The shock that is initially produced following the collapse of the iron core gets its energy from neutrinos (fundamental particles moving at or near the seed of light) emitted by the contracting proto-neutron star which might have a radius of 50 km.
But what happens if the star is a real heavyweight? It fails as a supernova, Woosley contends, and follows either of two paths, prompt or delayed black hole formation.
In the prompt formation case, the shock that usually blows up a supernova fails to be launched. Within a second the neutronized core is converted into a black hole that accretes infalling material thru a disk at about 1/10th of a solar mass per second.
In the delayed formation case, a shock is launched, and is successful in the sense that it never stops moving out and would have made it to the surface of the star, given time. However the shock fails to eject all the star.

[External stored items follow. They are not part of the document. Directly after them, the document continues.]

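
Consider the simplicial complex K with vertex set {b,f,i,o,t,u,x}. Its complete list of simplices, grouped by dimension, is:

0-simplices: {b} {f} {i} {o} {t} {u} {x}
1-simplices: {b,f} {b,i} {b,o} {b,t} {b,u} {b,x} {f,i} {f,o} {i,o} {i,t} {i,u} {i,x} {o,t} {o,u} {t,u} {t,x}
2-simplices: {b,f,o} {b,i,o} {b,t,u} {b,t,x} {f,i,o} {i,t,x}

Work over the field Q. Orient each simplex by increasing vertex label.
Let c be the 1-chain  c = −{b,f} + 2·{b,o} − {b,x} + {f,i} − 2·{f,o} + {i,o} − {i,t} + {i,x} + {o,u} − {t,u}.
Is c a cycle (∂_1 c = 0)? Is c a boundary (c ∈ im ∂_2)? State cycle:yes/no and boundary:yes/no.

cycle:yes boundary:no

n_0=7 n_1=16 n_2=6  [Q]
∂1: piv[bf,bi,bo,bt,bu,bx] rk=6  ker:fi,fo,io,it,iu,ix,ot,ou,tu,tx
∂2: piv[bfo,bio,btu,btx,fio,itx] rk=6
∂1c = 0
c vs im∂2: residual ≠ 0 ⇒ not boundary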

Enough falls back over about 100 seconds to make a black hole that accretes material through a disk but at about 1/10th of a solar mass per second.
Wrapped around the black hole is an accretion disk of nuclei whose trip inward is delayed by their own angular momentum, like water circling the drain before disappearing.
About 100 seconds after the supernova blast wave departed, it returns with a vengeance. That energy has to go somewhere, so the star blows its top - and bottom.
As the avalanche of stellar material forms the black hole, it also tunnels outward along the star's rotational poles at about 1/3rd the speed of light. The star's mass presses back, so the jet forms a sharp cone with an angle of about 20 degrees.
"That gives a very powerful jet," Woosley said. When the jet erupts like a hellish geyser from the star's poles, the geyser quickly envelopes the whole star with a shock wave that rips the star apart.
"You have no idea anything is happening until the flare erupts from the surface of the star," he said, "because the jet has been capped while it's drilling through the star."
From that point the collapsar becomes a "relativistic fireball" with material hurled nearly at the speed of light into the solar wind the star had been blowing off until a few minutes ago and then into the interstellar medium.
Woosley admits that the collapsar theory is still a work in progress and depends on conjectures "both reasonable and unproven." Nor does the model yet predict all types of bursts, such as short, fast bursts lasting a few seconds.
Meanwhile, Woosley and his colleagues continue to refine their models in supercomputers with advanced programs that describe the behavior of fluids under extreme conditions. No spacecraft will ever have so good a ringside seat. Never mind getting inside a star. Gamma-ray bursts appear to be a creature of the past, occurring early in the universe when it was easier to make supermassive stars. Bursts, as we see them today, are from the cosmic fossil record.
So, like the creatures of Jurrasic Park,the inner workings of gamma-ray bursts - be it collapsars or some other model - will be something we can view only through the eyes of a computer.